Les Ivoiriens ont de plus en plus recours aux sex toys et poupées sexuelles pour diverses raisons. Ces pratiques, traditionnellement connues en Europe, sont-elles en accord avec les valeurs culturelles africaines ? Peuvent-elles être qualifiées de déviance ? Ce sont-là quelques-unes des questions auxquelles le sociologue ivoirien Gbété Jean Martin Irigo apporte des éclaircissements.

 

Considérée comme la fête des amoureux, la Saint-Valentin est devenue un véritable phénomène de société depuis ces dernières années en Côte d’Ivoire. Comment expliquez-vous l’effervescence autour ce phénomène de société ?

Cette effervescence pourrait s’expliquer par les mutations de nos sociétés dont les institutions sociales se voient constamment affectées des fonctions autres que celles d’origine.
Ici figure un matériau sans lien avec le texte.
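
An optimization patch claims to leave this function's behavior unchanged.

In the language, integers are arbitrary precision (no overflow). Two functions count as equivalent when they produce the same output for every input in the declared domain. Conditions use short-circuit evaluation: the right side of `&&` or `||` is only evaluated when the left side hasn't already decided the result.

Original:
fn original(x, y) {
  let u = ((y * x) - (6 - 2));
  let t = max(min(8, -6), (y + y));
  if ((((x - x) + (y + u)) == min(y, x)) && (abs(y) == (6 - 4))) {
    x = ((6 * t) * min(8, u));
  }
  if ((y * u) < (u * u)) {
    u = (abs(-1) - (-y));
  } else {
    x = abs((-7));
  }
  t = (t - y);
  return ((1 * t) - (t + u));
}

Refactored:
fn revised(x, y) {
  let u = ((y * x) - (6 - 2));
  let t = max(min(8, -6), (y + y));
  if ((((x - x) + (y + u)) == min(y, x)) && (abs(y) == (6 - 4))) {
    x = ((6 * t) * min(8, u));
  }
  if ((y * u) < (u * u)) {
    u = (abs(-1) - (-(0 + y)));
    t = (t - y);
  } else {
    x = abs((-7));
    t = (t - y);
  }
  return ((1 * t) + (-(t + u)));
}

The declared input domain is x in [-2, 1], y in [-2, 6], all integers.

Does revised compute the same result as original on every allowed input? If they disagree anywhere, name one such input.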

Dans le cas de la Saint-Valentin, la dimension commerciale semble avoir pris l’ascendant sur la célébration de l’amour. Et les médias, devenus de plus en plus puissants, font l’écho de rapports de type purement affairistes dans le but de faire fonctionner ce contexte économique lié à la Saint-Valentin. Vendre le plus possible de biens et services pendant cette période à travers une publicité outrancière, n’a fait qu’exacerber les passions autour du business qu’est devenue la Saint-Valentin. L’effervescence autour de cette fête des amoureux s’explique également par l’énorme influence des réseaux sociaux sur notre époque. L’accessibilité de l’information entre les individus et le e-commerce qui s’y tient, participent également à la popularité de cette fête. 

 

La Saint-Valentin est une fête occidentale que les Africains et singulièrement, les Ivoiriens se sont appropriés.  Est-ce que cette manière de célébrer cette fête reflète véritablement les réalités africaines ?
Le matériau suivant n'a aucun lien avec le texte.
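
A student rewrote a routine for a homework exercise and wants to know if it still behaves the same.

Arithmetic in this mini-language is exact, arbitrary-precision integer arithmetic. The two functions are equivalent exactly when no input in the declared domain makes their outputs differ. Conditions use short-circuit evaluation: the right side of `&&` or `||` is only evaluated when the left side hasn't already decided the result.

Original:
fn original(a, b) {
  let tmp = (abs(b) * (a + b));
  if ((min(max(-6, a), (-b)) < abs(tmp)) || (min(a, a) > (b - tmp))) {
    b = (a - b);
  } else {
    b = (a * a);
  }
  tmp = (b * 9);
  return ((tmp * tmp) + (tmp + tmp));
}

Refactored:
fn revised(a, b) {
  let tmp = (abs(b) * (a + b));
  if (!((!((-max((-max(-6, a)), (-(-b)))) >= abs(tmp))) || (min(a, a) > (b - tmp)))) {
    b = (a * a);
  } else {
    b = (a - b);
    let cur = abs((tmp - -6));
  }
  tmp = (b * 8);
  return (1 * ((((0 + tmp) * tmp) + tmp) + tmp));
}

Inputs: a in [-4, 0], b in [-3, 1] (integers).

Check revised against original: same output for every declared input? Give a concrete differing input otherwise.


Not equivalent: a=-4, b=-3 separates them (63 vs 48).
original: tmp becomes -21; next ((min(max(-6, a), (-b)) < abs(tmp)) || (min(a, a) > (b - tmp))) evaluates to true; next b becomes -1; next tmp becomes -9; next final value 63
revised: tmp becomes -21; next (!((!((-max((-max(-6, a)), (-(-b)))) >= abs(tmp))) || (min(a, a) > (b - tmp)))) evaluates to false; next b becomes -1; next cur becomes 15; next tmp becomes -8; next final value 48
verdict: not equivalent; witness: a=-4, b=-3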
Les sociétés africaines autant que celles de Côte d’Ivoire sont des sociétés humaines et elles tentent d’intégrer la dynamique des valeurs du monde actuel, c’est-à-dire celles de la société de consommation de masse. Elles ne peuvent rester en marge de ce type de célébration dont le fonctionnement intègre plusieurs dimensions interactives. Une Saint-Valentin à l’africaine serait donc difficile ici à considérer. 

 

 L’amour et la gaieté font partie des fondements de la vie en société. Selon vous, comment doit-on vivre et célébrer l’amour ?

L’amour étant un phénomène social qui fonde la vie (de tous les jours), sa célébration doit laisser apparaître la capacité des hommes à faire preuve d’imagination. Se réinventer chaque Saint-Valentin à travers de nouvelles actions dans le but de faire plaisir à la personne aimée est la manière de faire vivre cette institution. Il faut pouvoir diversifier les faits et gestes, la monotonie et la redondance de certains gestes peuvent donner un caractère banal à cette célébration.   

 

Pour la Saint-Valentin de cette année, l'on constate une prolifération de clubs privés et des boutiques de vente d'objets sexuels ou sex toys. Comment expliquez-vous cette nouvelle tendance ou orientation sexuelle de certains citoyens ?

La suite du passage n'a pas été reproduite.